SCOTLAND’S TV production industry could enjoy a £100 million boost if BBC Scotland is handed more control of licence fee cash raised north of the border, Culture Secretary Fiona Hyslop has said.
The SNP Government today stepped up calls for more of the £323 million collected north of the border to be kept in Scotland as part of the BBC charter renewal which could also result in a £60 million boost for the economy.
Mrs Hyslop made the call during a keynote speech in Edinburgh today and expanded on her vision for the BBC to operate under a federal structure.
“We are calling for a federal BBC and for budgets to be transferred to BBC Scotland, which would allow independent decision making in relation to commissioning and editorial choices, staffing structures and the wider running of the organisation,” Mrs Hyslop said.
“BBC Scotland must have control over a far greater proportion of the £323 million collected in TV Licensing revenues in Scotland.
“The BBC as a public sector broadcaster has the power to transform the industry in Scotland and that is why I am calling for BBC Scotland to have a much more representative share of the licence fee, which could see an additional £100m available for production in Scotland, supporting an estimated 1,500 jobs and contributing around £60 million to the Scottish economy.”
The Scottish Government wants to see all of the £80-90 million BBC Scotland budget for Scottish production going to programmes whcih are made here. This could generate as much as £30 million further spending across the economy.
There are widespread concerns over the “lift and shift’ approach which sees productions purportedly carried out in Scotland actually being made elsewhere to ensure quotas are met.
Mrs Hyslop added: From our discussions we have held with the sector in Scotland, we know there is support for our proposals and an appetite for positive change through the charter renewal process.”

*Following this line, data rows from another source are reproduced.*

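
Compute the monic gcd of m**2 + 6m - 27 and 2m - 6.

By polynomial division,
  m**2 + 6m - 27 = ((1/2)m + 9/2)(2m - 6) + (0)
Last nonzero remainder: 2m - 6. Dividing through by 2 gives the monic gcd m - 3.

m - 3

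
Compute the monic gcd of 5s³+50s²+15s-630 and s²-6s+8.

1

Repeated division with remainder:
  5s³+50s²+15s-630 = (5s+80)(s²-6s+8) + (455s-1270)
  s²-6s+8 = ((1/455)s-292/41405)(455s-1270) + (-7920/8281)
  455s-1270 = (-(753571/1584)s+1051687/792)(-7920/8281) + (0)
The last nonzero remainder is the constant -7920/8281, so the polynomials are coprime and gcd = 1.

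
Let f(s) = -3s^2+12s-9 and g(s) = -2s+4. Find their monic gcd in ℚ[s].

Apply the Euclidean algorithm:
  -3s^2+12s-9 = ((3/2)s-3)(-2s+4) + (3)
  -2s+4 = (-(2/3)s+4/3)(3) + (0)
The last nonzero remainder is the constant 3, so the polynomials are coprime and gcd = 1.

1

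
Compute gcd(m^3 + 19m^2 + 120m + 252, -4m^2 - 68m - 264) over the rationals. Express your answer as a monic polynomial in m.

Euclidean algorithm in ℚ[m]:
  m^3 + 19m^2 + 120m + 252 = (-(1/4)m - 1/2)(-4m^2 - 68m - 264) + (20m + 120)
  -4m^2 - 68m - 264 = (-(1/5)m - 11/5)(20m + 120) + (0)
Last nonzero remainder: 20m + 120. Dividing through by 20 gives the monic gcd m + 6.

m + 6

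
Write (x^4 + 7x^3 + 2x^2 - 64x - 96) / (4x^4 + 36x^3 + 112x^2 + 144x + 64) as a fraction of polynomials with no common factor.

(x^2 + x - 12)/(4x^2 + 12x + 8)

Apply the Euclidean algorithm:
  x^4 + 7x^3 + 2x^2 - 64x - 96 = (1/4)(4x^4 + 36x^3 + 112x^2 + 144x + 64) + (-2x^3 - 26x^2 - 100x - 112)
  4x^4 + 36x^3 + 112x^2 + 144x + 64 = (-2x + 8)(-2x^3 - 26x^2 - 100x - 112) + (120x^2 + 720x + 960)
  -2x^3 - 26x^2 - 100x - 112 = (-(1/60)x - 7/60)(120x^2 + 720x + 960) + (0)
Last nonzero remainder: 120x^2 + 720x + 960. Dividing through by 120 gives the monic gcd x^2 + 6x + 8.
Cancel x^2 + 6x + 8 from numerator and denominator to get the reduced form.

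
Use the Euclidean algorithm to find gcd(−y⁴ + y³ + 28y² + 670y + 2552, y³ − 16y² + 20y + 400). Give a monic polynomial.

y + 4

Euclidean algorithm in ℚ[y]:
  −y⁴ + y³ + 28y² + 670y + 2552 = (−y − 15)(y³ − 16y² + 20y + 400) + (−192y² + 1370y + 8552)
  y³ − 16y² + 20y + 400 = (−(1/192)y + 851/18432)(−192y² + 1370y + 8552) + ((11881/9216)y + 11881/2304)
  −192y² + 1370y + 8552 = (−(1769472/11881)y + 19703808/11881)((11881/9216)y + 11881/2304) + (0)
Last nonzero remainder: (11881/9216)y + 11881/2304. Dividing through by 11881/9216 gives the monic gcd y + 4.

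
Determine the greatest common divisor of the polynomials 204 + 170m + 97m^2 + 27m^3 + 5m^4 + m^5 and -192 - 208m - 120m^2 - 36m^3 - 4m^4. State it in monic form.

By polynomial division,
  m^5 + 5m^4 + 27m^3 + 97m^2 + 170m + 204 = (-(1/4)m + 1)(-4m^4 - 36m^3 - 120m^2 - 208m - 192) + (33m^3 + 165m^2 + 330m + 396)
  -4m^4 - 36m^3 - 120m^2 - 208m - 192 = (-(4/33)m - 16/33)(33m^3 + 165m^2 + 330m + 396) + (0)
Last nonzero remainder: 33m^3 + 165m^2 + 330m + 396. Dividing through by 33 gives the monic gcd m^3 + 5m^2 + 10m + 12.

12 + 10m + 5m^2 + m^3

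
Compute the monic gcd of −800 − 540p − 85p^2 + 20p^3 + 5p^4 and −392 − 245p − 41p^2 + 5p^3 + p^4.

8 + 5p + p^2

By polynomial division,
  5p^4 + 20p^3 − 85p^2 − 540p − 800 = (5)(p^4 + 5p^3 − 41p^2 − 245p − 392) + (−5p^3 + 120p^2 + 685p + 1160)
  p^4 + 5p^3 − 41p^2 − 245p − 392 = (−(1/5)p − 29/5)(−5p^3 + 120p^2 + 685p + 1160) + (792p^2 + 3960p + 6336)
  −5p^3 + 120p^2 + 685p + 1160 = (−(5/792)p + 145/792)(792p^2 + 3960p + 6336) + (0)
Last nonzero remainder: 792p^2 + 3960p + 6336. Dividing through by 792 gives the monic gcd p^2 + 5p + 8.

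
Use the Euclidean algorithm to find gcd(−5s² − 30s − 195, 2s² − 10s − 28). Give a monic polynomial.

1

Euclidean algorithm in ℚ[s]:
  −5s² − 30s − 195 = (−5/2)(2s² − 10s − 28) + (−55s − 265)
  2s² − 10s − 28 = (−(2/55)s + 216/605)(−55s − 265) + (8060/121)
  −55s − 265 = (−(1331/1612)s − 6413/1612)(8060/121) + (0)
The last nonzero remainder is the constant 8060/121, so the polynomials are coprime and gcd = 1.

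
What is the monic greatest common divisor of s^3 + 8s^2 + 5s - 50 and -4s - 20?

Repeated division with remainder:
  s^3 + 8s^2 + 5s - 50 = (-(1/4)s^2 - (3/4)s + 5/2)(-4s - 20) + (0)
Last nonzero remainder: -4s - 20. Dividing through by -4 gives the monic gcd s + 5.

s + 5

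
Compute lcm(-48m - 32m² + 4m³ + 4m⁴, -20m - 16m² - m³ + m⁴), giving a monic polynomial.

Repeated division with remainder:
  4m⁴ + 4m³ - 32m² - 48m = (4)(m⁴ - m³ - 16m² - 20m) + (8m³ + 32m² + 32m)
  m⁴ - m³ - 16m² - 20m = ((1/8)m - 5/8)(8m³ + 32m² + 32m) + (0)
Last nonzero remainder: 8m³ + 32m² + 32m. Dividing through by 8 gives the monic gcd m³ + 4m² + 4m.
Then lcm(f, g) = f·g / gcd(f, g); expanding and making the result monic gives the answer.

60m + 28m² - 13m³ - 4m⁴ + m⁵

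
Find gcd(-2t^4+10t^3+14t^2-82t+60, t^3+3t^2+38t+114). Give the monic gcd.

By polynomial division,
  -2t^4+10t^3+14t^2-82t+60 = (-2t+16)(t^3+3t^2+38t+114) + (42t^2-462t-1764)
  t^3+3t^2+38t+114 = ((1/42)t+1/3)(42t^2-462t-1764) + (234t+702)
  42t^2-462t-1764 = ((7/39)t-98/39)(234t+702) + (0)
Last nonzero remainder: 234t+702. Dividing through by 234 gives the monic gcd t+3.

t+3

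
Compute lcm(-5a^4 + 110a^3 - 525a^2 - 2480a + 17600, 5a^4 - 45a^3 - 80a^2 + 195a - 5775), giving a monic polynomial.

a^6 - 25a^5 + 192a^4 - 281a^3 - 2803a^2 + 20976a - 73920

By polynomial division,
  -5a^4 + 110a^3 - 525a^2 - 2480a + 17600 = (-1)(5a^4 - 45a^3 - 80a^2 + 195a - 5775) + (65a^3 - 605a^2 - 2285a + 11825)
  5a^4 - 45a^3 - 80a^2 + 195a - 5775 = ((1/13)a + 4/169)(65a^3 - 605a^2 - 2285a + 11825) + ((18605/169)a^2 - (111630/169)a - 1023275/169)
  65a^3 - 605a^2 - 2285a + 11825 = ((2197/3721)a - 7267/3721)((18605/169)a^2 - (111630/169)a - 1023275/169) + (0)
Last nonzero remainder: (18605/169)a^2 - (111630/169)a - 1023275/169. Dividing through by 18605/169 gives the monic gcd a^2 - 6a - 55.
Then lcm(f, g) = f·g / gcd(f, g); expanding and making the result monic gives the answer.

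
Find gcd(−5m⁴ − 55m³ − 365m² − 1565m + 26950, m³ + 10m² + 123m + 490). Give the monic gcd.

m² + 5m + 98

Euclidean algorithm in ℚ[m]:
  −5m⁴ − 55m³ − 365m² − 1565m + 26950 = (−5m − 5)(m³ + 10m² + 123m + 490) + (300m² + 1500m + 29400)
  m³ + 10m² + 123m + 490 = ((1/300)m + 1/60)(300m² + 1500m + 29400) + (0)
Last nonzero remainder: 300m² + 1500m + 29400. Dividing through by 300 gives the monic gcd m² + 5m + 98.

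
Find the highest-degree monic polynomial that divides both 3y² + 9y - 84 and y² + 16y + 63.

Euclidean algorithm in ℚ[y]:
  3y² + 9y - 84 = (3)(y² + 16y + 63) + (-39y - 273)
  y² + 16y + 63 = (-(1/39)y - 3/13)(-39y - 273) + (0)
Last nonzero remainder: -39y - 273. Dividing through by -39 gives the monic gcd y + 7.

y + 7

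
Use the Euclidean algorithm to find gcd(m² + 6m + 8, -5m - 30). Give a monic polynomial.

1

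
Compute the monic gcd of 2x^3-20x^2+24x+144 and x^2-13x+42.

By polynomial division,
  2x^3-20x^2+24x+144 = (2x+6)(x^2-13x+42) + (18x-108)
  x^2-13x+42 = ((1/18)x-7/18)(18x-108) + (0)
Last nonzero remainder: 18x-108. Dividing through by 18 gives the monic gcd x-6.

x-6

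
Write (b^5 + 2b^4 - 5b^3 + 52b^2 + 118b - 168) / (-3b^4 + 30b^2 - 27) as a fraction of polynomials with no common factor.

(-b^3 + 2b - 56)/(3b^2 - 6b - 9)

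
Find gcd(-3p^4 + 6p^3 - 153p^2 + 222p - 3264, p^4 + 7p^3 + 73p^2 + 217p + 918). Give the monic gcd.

p^2 + 3p + 34

Euclidean algorithm in ℚ[p]:
  -3p^4 + 6p^3 - 153p^2 + 222p - 3264 = (-3)(p^4 + 7p^3 + 73p^2 + 217p + 918) + (27p^3 + 66p^2 + 873p - 510)
  p^4 + 7p^3 + 73p^2 + 217p + 918 = ((1/27)p + 41/243)(27p^3 + 66p^2 + 873p - 510) + ((2392/81)p^2 + (2392/27)p + 81328/81)
  27p^3 + 66p^2 + 873p - 510 = ((2187/2392)p - 1215/2392)((2392/81)p^2 + (2392/27)p + 81328/81) + (0)
Last nonzero remainder: (2392/81)p^2 + (2392/27)p + 81328/81. Dividing through by 2392/81 gives the monic gcd p^2 + 3p + 34.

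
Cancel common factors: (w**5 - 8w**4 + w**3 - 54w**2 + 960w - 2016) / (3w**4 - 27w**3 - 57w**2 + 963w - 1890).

Repeated division with remainder:
  w**5 - 8w**4 + w**3 - 54w**2 + 960w - 2016 = ((1/3)w + 1/3)(3w**4 - 27w**3 - 57w**2 + 963w - 1890) + (29w**3 - 356w**2 + 1269w - 1386)
  3w**4 - 27w**3 - 57w**2 + 963w - 1890 = ((3/29)w + 285/841)(29w**3 - 356w**2 + 1269w - 1386) + (-(56880/841)w**2 + (568800/841)w - 1194480/841)
  29w**3 - 356w**2 + 1269w - 1386 = (-(24389/56880)w + 9251/9480)(-(56880/841)w**2 + (568800/841)w - 1194480/841) + (0)
Last nonzero remainder: -(56880/841)w**2 + (568800/841)w - 1194480/841. Dividing through by -56880/841 gives the monic gcd w**2 - 10w + 21.
Cancel w**2 - 10w + 21 from numerator and denominator to get the reduced form.

(w**3 + 2w**2 - 96)/(3w**2 + 3w - 90)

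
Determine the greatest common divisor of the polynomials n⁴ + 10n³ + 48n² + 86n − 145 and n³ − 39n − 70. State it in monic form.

n + 5

Repeated division with remainder:
  n⁴ + 10n³ + 48n² + 86n − 145 = (n + 10)(n³ − 39n − 70) + (87n² + 546n + 555)
  n³ − 39n − 70 = ((1/87)n − 182/2523)(87n² + 546n + 555) + (−(5040/841)n − 25200/841)
  87n² + 546n + 555 = (−(24389/1680)n − 31117/1680)(−(5040/841)n − 25200/841) + (0)
Last nonzero remainder: −(5040/841)n − 25200/841. Dividing through by −5040/841 gives the monic gcd n + 5.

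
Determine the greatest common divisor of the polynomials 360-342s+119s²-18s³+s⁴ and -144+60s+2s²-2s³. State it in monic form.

By polynomial division,
  s⁴-18s³+119s²-342s+360 = (-(1/2)s+17/2)(-2s³+2s²+60s-144) + (132s²-924s+1584)
  -2s³+2s²+60s-144 = (-(1/66)s-1/11)(132s²-924s+1584) + (0)
Last nonzero remainder: 132s²-924s+1584. Dividing through by 132 gives the monic gcd s²-7s+12.

12-7s+s²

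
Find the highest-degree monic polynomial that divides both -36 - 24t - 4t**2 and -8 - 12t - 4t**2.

1

Apply the Euclidean algorithm:
  -4t**2 - 24t - 36 = (-4t**2 - 12t - 8) + (-12t - 28)
  -4t**2 - 12t - 8 = ((1/3)t + 2/9)(-12t - 28) + (-16/9)
  -12t - 28 = ((27/4)t + 63/4)(-16/9) + (0)
The last nonzero remainder is the constant -16/9, so the polynomials are coprime and gcd = 1.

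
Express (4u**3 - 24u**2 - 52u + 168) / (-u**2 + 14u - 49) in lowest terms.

Euclidean algorithm in ℚ[u]:
  4u**3 - 24u**2 - 52u + 168 = (-4u - 32)(-u**2 + 14u - 49) + (200u - 1400)
  -u**2 + 14u - 49 = (-(1/200)u + 7/200)(200u - 1400) + (0)
Last nonzero remainder: 200u - 1400. Dividing through by 200 gives the monic gcd u - 7.
Cancel u - 7 from numerator and denominator to get the reduced form.

(-4u**2 - 4u + 24)/(u - 7)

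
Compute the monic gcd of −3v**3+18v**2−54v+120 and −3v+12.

v−4

Repeated division with remainder:
  −3v**3+18v**2−54v+120 = (v**2−2v+10)(−3v+12) + (0)
Last nonzero remainder: −3v+12. Dividing through by −3 gives the monic gcd v−4.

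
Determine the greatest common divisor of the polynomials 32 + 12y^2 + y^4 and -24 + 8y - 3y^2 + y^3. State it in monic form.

Euclidean algorithm in ℚ[y]:
  y^4 + 12y^2 + 32 = (y + 3)(y^3 - 3y^2 + 8y - 24) + (13y^2 + 104)
  y^3 - 3y^2 + 8y - 24 = ((1/13)y - 3/13)(13y^2 + 104) + (0)
Last nonzero remainder: 13y^2 + 104. Dividing through by 13 gives the monic gcd y^2 + 8.

8 + y^2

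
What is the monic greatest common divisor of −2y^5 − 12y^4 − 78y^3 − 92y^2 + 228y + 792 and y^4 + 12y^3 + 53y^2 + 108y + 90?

Euclidean algorithm in ℚ[y]:
  −2y^5 − 12y^4 − 78y^3 − 92y^2 + 228y + 792 = (−2y + 12)(y^4 + 12y^3 + 53y^2 + 108y + 90) + (−116y^3 − 512y^2 − 888y − 288)
  y^4 + 12y^3 + 53y^2 + 108y + 90 = (−(1/116)y − 55/841)(−116y^3 − 512y^2 − 888y − 288) + ((9975/841)y^2 + (39900/841)y + 59850/841)
  −116y^3 − 512y^2 − 888y − 288 = (−(97556/9975)y − 13456/3325)((9975/841)y^2 + (39900/841)y + 59850/841) + (0)
Last nonzero remainder: (9975/841)y^2 + (39900/841)y + 59850/841. Dividing through by 9975/841 gives the monic gcd y^2 + 4y + 6.

y^2 + 4y + 6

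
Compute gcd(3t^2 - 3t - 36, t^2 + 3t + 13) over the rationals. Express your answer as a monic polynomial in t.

Apply the Euclidean algorithm:
  3t^2 - 3t - 36 = (3)(t^2 + 3t + 13) + (-12t - 75)
  t^2 + 3t + 13 = (-(1/12)t + 13/48)(-12t - 75) + (533/16)
  -12t - 75 = (-(192/533)t - 1200/533)(533/16) + (0)
The last nonzero remainder is the constant 533/16, so the polynomials are coprime and gcd = 1.

1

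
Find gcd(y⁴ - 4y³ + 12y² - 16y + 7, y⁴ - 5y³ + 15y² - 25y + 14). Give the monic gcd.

Repeated division with remainder:
  y⁴ - 4y³ + 12y² - 16y + 7 = (y⁴ - 5y³ + 15y² - 25y + 14) + (y³ - 3y² + 9y - 7)
  y⁴ - 5y³ + 15y² - 25y + 14 = (y - 2)(y³ - 3y² + 9y - 7) + (0)
The last nonzero remainder y³ - 3y² + 9y - 7 is already monic.

y³ - 3y² + 9y - 7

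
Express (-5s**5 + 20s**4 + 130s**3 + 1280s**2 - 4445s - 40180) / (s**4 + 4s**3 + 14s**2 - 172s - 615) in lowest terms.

(-5s**3 + 50s**2 + 35s - 980)/(s**2 - 2s - 15)

Repeated division with remainder:
  -5s**5 + 20s**4 + 130s**3 + 1280s**2 - 4445s - 40180 = (-5s + 40)(s**4 + 4s**3 + 14s**2 - 172s - 615) + (40s**3 - 140s**2 - 640s - 15580)
  s**4 + 4s**3 + 14s**2 - 172s - 615 = ((1/40)s + 3/16)(40s**3 - 140s**2 - 640s - 15580) + ((225/4)s**2 + (675/2)s + 9225/4)
  40s**3 - 140s**2 - 640s - 15580 = ((32/45)s - 304/45)((225/4)s**2 + (675/2)s + 9225/4) + (0)
Last nonzero remainder: (225/4)s**2 + (675/2)s + 9225/4. Dividing through by 225/4 gives the monic gcd s**2 + 6s + 41.
Cancel s**2 + 6s + 41 from numerator and denominator to get the reduced form.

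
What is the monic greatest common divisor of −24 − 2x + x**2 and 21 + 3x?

By polynomial division,
  x**2 − 2x − 24 = ((1/3)x − 3)(3x + 21) + (39)
  3x + 21 = ((1/13)x + 7/13)(39) + (0)
The last nonzero remainder is the constant 39, so the polynomials are coprime and gcd = 1.

1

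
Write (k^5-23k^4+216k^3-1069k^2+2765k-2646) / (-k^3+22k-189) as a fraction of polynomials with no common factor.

(-k^3+16k^2-77k+98)/(k+7)

Repeated division with remainder:
  k^5-23k^4+216k^3-1069k^2+2765k-2646 = (-k^2+23k-238)(-k^3+22k-189) + (-1764k^2+12348k-47628)
  -k^3+22k-189 = ((1/1764)k+1/252)(-1764k^2+12348k-47628) + (0)
Last nonzero remainder: -1764k^2+12348k-47628. Dividing through by -1764 gives the monic gcd k^2-7k+27.
Cancel k^2-7k+27 from numerator and denominator to get the reduced form.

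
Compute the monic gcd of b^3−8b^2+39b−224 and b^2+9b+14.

1

Repeated division with remainder:
  b^3−8b^2+39b−224 = (b−17)(b^2+9b+14) + (178b+14)
  b^2+9b+14 = ((1/178)b+397/7921)(178b+14) + (105336/7921)
  178b+14 = ((704969/52668)b+7921/7524)(105336/7921) + (0)
The last nonzero remainder is the constant 105336/7921, so the polynomials are coprime and gcd = 1.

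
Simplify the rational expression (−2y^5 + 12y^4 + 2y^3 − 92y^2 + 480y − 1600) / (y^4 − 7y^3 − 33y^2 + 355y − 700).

(−2y^3 − 6y^2 − 12y − 80)/(y^2 + 2y − 35)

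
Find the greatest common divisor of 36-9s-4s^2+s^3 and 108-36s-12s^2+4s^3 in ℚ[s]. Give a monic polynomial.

-9+s^2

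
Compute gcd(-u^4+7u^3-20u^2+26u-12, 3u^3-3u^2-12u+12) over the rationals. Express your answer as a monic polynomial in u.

u^2-3u+2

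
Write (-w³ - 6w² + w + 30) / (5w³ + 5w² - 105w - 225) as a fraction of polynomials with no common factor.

(-w² - 3w + 10)/(5w² - 10w - 75)

Euclidean algorithm in ℚ[w]:
  -w³ - 6w² + w + 30 = (-1/5)(5w³ + 5w² - 105w - 225) + (-5w² - 20w - 15)
  5w³ + 5w² - 105w - 225 = (-w + 3)(-5w² - 20w - 15) + (-60w - 180)
  -5w² - 20w - 15 = ((1/12)w + 1/12)(-60w - 180) + (0)
Last nonzero remainder: -60w - 180. Dividing through by -60 gives the monic gcd w + 3.
Cancel w + 3 from numerator and denominator to get the reduced form.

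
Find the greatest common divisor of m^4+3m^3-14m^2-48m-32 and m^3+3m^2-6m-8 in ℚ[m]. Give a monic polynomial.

m^2+5m+4

Repeated division with remainder:
  m^4+3m^3-14m^2-48m-32 = (m)(m^3+3m^2-6m-8) + (-8m^2-40m-32)
  m^3+3m^2-6m-8 = (-(1/8)m+1/4)(-8m^2-40m-32) + (0)
Last nonzero remainder: -8m^2-40m-32. Dividing through by -8 gives the monic gcd m^2+5m+4.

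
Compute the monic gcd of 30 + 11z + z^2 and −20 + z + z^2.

Euclidean algorithm in ℚ[z]:
  z^2 + 11z + 30 = (z^2 + z − 20) + (10z + 50)
  z^2 + z − 20 = ((1/10)z − 2/5)(10z + 50) + (0)
Last nonzero remainder: 10z + 50. Dividing through by 10 gives the monic gcd z + 5.

5 + z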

A BBC spokesperson said: “We already spend around £200m per year in Scotland and audiences there are some of the highest users of the BBC - the vast majority of which is using pan-UK services. We recognise that there is audience demand for greater representation and portrayal of Scottish audiences on all BBC services and we want this to be part of our response in Charter Review. Given the BBC faces real financial challenges we’ve said that major new investment in a broad range of programming cannot be delivered within the Budget agreement with the Government.”